JIM POWER: Less obvious how Britain and EU can agree a deal

The world of geo-politics is in a state of chaos with each day bringing fresh challenges to the global order, writes Jim Power

The antics of President Trump in relation to what are traditionally the two strongest allies of the US in Europe — the UK and Germany — and his cosying up to Vladimir Putin have been truly bizarre and quite disturbing.

Not surprisingly, and perhaps somewhat reassuringly, the reaction from some of his Republican colleagues has been quite strong.

At the same time, the move towards protectionism is continuing apace, and the Brexit process lurches from one crisis to another.

Amidst all of this chaos, financial markets remain pretty unperturbed, with both currency and equity markets displaying an amazing level of resilience. We are, indeed, living in very strange times.
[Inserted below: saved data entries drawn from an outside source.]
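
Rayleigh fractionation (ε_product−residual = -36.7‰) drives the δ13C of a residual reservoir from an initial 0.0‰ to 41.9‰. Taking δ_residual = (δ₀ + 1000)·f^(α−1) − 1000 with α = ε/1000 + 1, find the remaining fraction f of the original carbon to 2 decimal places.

α − 1 = ε/1000 = -0.0367
(δ_res + 1000)/(δ₀ + 1000) = (41.9 + 1000)/(-0.0 + 1000) = 1041.9/1000.0 = 1.041900
f = 1.041900^(1/-0.0367) = exp(ln(1.041900)/-0.0367) = exp(0.04105/-0.0367)
f = exp(-1.1184) = 0.3268

0.33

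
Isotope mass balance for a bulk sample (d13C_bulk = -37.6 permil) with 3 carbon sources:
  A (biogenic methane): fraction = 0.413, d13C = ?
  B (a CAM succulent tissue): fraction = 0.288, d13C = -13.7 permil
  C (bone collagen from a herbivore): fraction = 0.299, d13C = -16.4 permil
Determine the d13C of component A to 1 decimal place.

-69.6 permil

Isotope mass balance: δ_bulk = Σ fᵢ·δᵢ.
-37.6 = 0.413×δ_A + 0.288×(-13.7) + 0.299×(-16.4)
0.413·δ_A = -37.6 − (-8.849) = -28.751
δ_A = -28.751 / 0.413 = -69.61 permil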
From a market perspective, the key point is that — to date — the global economic momentum is bearing up very well and is generally showing very few real signs of stress.

However, this could easily change.

The latest update to the IMF’s World Economic Outlook, published this week, concludes that the global economic momentum is still quite strong, but it suggests that the risk of worse outcomes has increased.

It points to slower growth in the eurozone, Japan and the UK, but also points out that the US is still growing strongly.

It identifies rising US interest rates and a consequential stronger dollar, and growing trade tensions as the main threats to the global expansion.

However, it is the latter factor that the IMF is most concerned about.

A further escalation of global trade tensions would damage confidence, asset prices and investment and is viewed as the greatest near-term threat to global growth.

Interestingly, it highlights the fundamental political challenges regarding migration policy as a big, longer-term issue for the EU.

Growth in the UK is projected to be well below the EU average this year and next. No surprises there, given the farcical evolution of the Brexit process.

The white paper published last week certainly gave some reassurance that Theresa May is intent on pressing ahead with her preferred soft form of Brexit.

However, subsequent events seem to have removed much of the ground from beneath the white paper, and particularly the parliamentary decision on the so-called ‘backstop’ agreement relating to the North on Monday.

With agreement on Brexit due by October and with March 29, 2019, rapidly approaching, it becomes less and less obvious how an incredibly weakened Theresa May and a belligerent EU can possibly reach agreement on what is currently on the table.

Ms May will struggle to deliver what she desires and the EU will struggle to agree to what she desires; not to mention the alterations that are being foisted on her by a Tory party that is in the midst of an unedifying civil war.

The whole situation is totally barmy, and it would be funny, if the stakes were not so high.

The impact of Brexit-related uncertainty is impacting on the Irish economy in a number of ways. Sterling weakness continues to drive double-digit growth in used car imports from the UK and this is causing new car sales to continue to decline.

The first almost seven months of 2018 is just a repeat of what happened in the motor industry in 2017.

On the trade front, Ireland continues to generate a strong surplus in merchandise trade, but some of the trends therein are of concern.

In the first five months of the year, total merchandise exports were 7.1% ahead of the same period last year, with exports to the US increasing by 7.4% and to the eurozone by 11.6%.

However, exports to Britain are down by 8.4% and to the UK as a whole, they are down by 7.2%.

Exports of food and live animals to Britain increased by 3.4%, but exports of chemicals and related products were down by 19.2%.

It is reassuring that the food performance is holding up well despite the ongoing weakness of sterling, but the performance of the chemical sector may be reflecting supply chain changes ahead of Brexit. Only time will tell.

Overall, the Irish trade story is very strong, but the dark shadow of Brexit is getting darker by the day. The world is getting curiouser and curiouser.